Partly because of this leadership vacuum, most anti-regime militias show little in the way of civility. Among other abuses, one armed group, Saquor al-Sham, was shown on YouTube sending off captives in booby-trapped cars to blow up army checkpoints.  Though Western media rely disproportionately on rebel rumors, it should come as no surprise that these roving gangs of young Islamists are hardly more disciplined than the pro-regime forces.
The Futility of Intervention
With all sides motivated by fear or faith, a pro-rebel intervention would simply tilt the scales in favor of one people at the expense of another. The result, if we base our predictions on expert testimony and actual rebel actions, would simply be the replacement of a secularist, pro-Shia, pro-minority regime, with a conservative, anti-minority, Sunni one. Furthermore, as the fault-lines of the conflict are largely ethnic and religious rather than political, it is hard to see how the deposition of Assad would assuage sectarian violence.
Even if the West supported the resistance, it remains unclear which elements the intervening powers would back. There is no organized resistance, a fact that neoconservatives readily admit. The Free Syrian Army and Syrian National Council are fractured, unrepresentative of the rebel movement, and tainted by Islamism. According to Lesch, “hundreds of CIA agents” are on the ground trying to separate the democratic wheat from the radical chaff. But with a gang-driven, revanchist Sunni population dominated in the countryside by religious conservatives, we might be simply culling worms from a rotten apple.
So what will happen if the West refuses to intervene? This is a matter of debate among experts, but it currently seems unlikely that the Assad regime will fall anytime soon. Despite the panoply of high-level defections and the frenzied coverage of Homs and Aleppo, the government still controls the vast majority of the country.

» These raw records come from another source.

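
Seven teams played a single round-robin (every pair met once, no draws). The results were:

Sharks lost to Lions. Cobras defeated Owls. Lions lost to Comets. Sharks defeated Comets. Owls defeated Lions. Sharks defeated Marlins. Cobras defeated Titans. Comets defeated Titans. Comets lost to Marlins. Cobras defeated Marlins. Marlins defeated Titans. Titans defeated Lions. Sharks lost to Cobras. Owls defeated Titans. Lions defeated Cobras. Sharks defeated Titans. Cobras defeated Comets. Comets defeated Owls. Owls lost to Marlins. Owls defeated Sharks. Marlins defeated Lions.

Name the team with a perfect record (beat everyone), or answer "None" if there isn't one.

None

Highest win total is Cobras with 5 (out of 6 possible).
Cobras lost to Lions, so no team went undefeated.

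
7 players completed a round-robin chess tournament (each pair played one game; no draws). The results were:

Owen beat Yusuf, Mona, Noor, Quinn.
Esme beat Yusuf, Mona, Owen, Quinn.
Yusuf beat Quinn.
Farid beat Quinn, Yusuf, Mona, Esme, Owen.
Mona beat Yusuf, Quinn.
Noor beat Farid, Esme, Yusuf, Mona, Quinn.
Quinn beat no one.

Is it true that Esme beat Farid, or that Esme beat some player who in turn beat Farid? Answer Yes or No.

Esme did not beat Farid directly.
Esme beat Owen, Quinn, Mona, Yusuf, but each of them lost to Farid. No two-step path.

No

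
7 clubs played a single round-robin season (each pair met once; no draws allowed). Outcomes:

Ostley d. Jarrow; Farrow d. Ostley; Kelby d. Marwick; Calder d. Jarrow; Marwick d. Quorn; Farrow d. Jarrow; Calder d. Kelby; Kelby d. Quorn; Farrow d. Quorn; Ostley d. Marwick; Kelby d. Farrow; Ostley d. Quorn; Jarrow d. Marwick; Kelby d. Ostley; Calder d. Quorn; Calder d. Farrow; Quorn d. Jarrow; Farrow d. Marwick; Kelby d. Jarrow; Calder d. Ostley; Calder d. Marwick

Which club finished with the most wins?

Calder

Win totals: Kelby 5, Calder 6, Marwick 1, Ostley 3, Farrow 4, Quorn 1, Jarrow 1.
Calder leads with 6 wins (next highest: 5).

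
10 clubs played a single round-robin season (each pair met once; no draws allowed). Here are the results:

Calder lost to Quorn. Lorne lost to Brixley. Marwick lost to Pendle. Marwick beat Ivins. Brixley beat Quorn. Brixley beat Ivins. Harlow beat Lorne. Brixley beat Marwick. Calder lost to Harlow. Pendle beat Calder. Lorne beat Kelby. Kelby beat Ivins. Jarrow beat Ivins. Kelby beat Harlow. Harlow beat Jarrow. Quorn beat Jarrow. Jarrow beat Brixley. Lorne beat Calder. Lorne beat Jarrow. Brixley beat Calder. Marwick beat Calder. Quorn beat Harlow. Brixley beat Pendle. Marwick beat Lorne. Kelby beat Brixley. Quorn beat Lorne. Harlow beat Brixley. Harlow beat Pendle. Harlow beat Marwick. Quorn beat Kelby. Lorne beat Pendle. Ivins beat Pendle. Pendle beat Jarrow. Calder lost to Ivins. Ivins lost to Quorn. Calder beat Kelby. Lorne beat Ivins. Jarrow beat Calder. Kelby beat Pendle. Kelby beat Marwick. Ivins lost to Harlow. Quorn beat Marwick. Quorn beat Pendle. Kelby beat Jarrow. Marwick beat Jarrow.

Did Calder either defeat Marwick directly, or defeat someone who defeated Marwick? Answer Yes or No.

Yes

Calder did not beat Marwick directly.
Calder beat Kelby. Of those, Kelby beat Marwick.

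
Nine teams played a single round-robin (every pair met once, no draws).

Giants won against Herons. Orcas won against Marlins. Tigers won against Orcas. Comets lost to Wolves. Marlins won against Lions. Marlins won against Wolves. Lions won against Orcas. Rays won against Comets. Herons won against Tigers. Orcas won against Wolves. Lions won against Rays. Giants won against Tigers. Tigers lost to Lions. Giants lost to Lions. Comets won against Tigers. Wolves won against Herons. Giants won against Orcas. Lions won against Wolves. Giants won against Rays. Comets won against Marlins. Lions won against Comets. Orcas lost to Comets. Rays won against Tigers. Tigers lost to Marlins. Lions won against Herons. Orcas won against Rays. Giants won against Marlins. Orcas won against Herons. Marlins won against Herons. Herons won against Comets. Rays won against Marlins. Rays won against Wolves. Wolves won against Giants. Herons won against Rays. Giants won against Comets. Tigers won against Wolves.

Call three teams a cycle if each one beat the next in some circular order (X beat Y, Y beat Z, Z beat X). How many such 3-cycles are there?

Win totals: Herons 3, Wolves 3, Giants 6, Rays 4, Marlins 4, Lions 7, Comets 3, Orcas 4, Tigers 2.
A team with w wins dominates both others in C(w,2) triples; summing gives 3 + 3 + 15 + 6 + 6 + 21 + 3 + 6 + 1 = 64 transitive triples.
Total triples C(9,3) = 84, so cyclic triples = 84 − 64 = 20.

20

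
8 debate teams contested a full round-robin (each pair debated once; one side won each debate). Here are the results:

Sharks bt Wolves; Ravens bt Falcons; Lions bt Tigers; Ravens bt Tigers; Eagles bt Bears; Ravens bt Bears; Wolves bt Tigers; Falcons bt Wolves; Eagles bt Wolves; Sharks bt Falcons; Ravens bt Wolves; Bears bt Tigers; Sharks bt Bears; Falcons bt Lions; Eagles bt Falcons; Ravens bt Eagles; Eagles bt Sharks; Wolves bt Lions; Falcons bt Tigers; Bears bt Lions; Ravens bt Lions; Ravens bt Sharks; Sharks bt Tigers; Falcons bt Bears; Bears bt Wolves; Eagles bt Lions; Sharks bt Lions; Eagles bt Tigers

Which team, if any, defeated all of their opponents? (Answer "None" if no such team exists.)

Ravens has 7 wins out of 7 opponents — a perfect record.

Ravens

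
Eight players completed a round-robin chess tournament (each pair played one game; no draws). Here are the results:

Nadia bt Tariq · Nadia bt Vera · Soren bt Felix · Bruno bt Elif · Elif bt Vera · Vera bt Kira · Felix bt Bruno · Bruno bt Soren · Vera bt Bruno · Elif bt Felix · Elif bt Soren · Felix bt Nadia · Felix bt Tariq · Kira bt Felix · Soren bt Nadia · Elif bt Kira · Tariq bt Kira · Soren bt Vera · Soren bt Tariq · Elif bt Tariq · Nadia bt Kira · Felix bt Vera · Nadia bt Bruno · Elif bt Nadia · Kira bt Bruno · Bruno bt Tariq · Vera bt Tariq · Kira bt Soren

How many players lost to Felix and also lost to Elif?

3

Felix beat: Bruno, Tariq, Nadia, Vera.
Elif beat: Kira, Soren, Felix, Tariq, Nadia, Vera.
Both beat: Tariq, Nadia, Vera — 3.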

But as civil war continues, with the Syrian government ostracized from much of the world and hated by many of its subjects, its military and administrative capacities will likely atrophy. If the government’s hold on Syria collapses altogether, it is  probable that the country will devolve into fiefdoms. Rabinovich opines that the Alawites will construct a rump state in their mountainous heartland between Turkey and Lebanon, while the plains and the Mediterranean coast fall under Sunni control. The Kurds would also create an independent state in the northeast, forcing a cascade of strategic assessments in Ankara, Baghdad, and Tehran.
Thus, the kaleidoscope of Syria, in the absence of interference, will revert to its component parts or stay in the hands of the minorities. In the former case, the artificial, colonial boundaries of Syria would essentially melt into a more natural arrangement.
Neither of these options, Balkanization or continued minority domination is ideal, especially given Assad’s recent lack of scruples. But a brutal, Islamist tainted, anti-minority confederation of gangs is not a preferable alternative. Given their conservative tendencies, gruesome thuggery, and closed tent, trigger-happy approach to minorities, robust support of the rebels would simply be a means of pouring fuel onto the raging sectarian fire.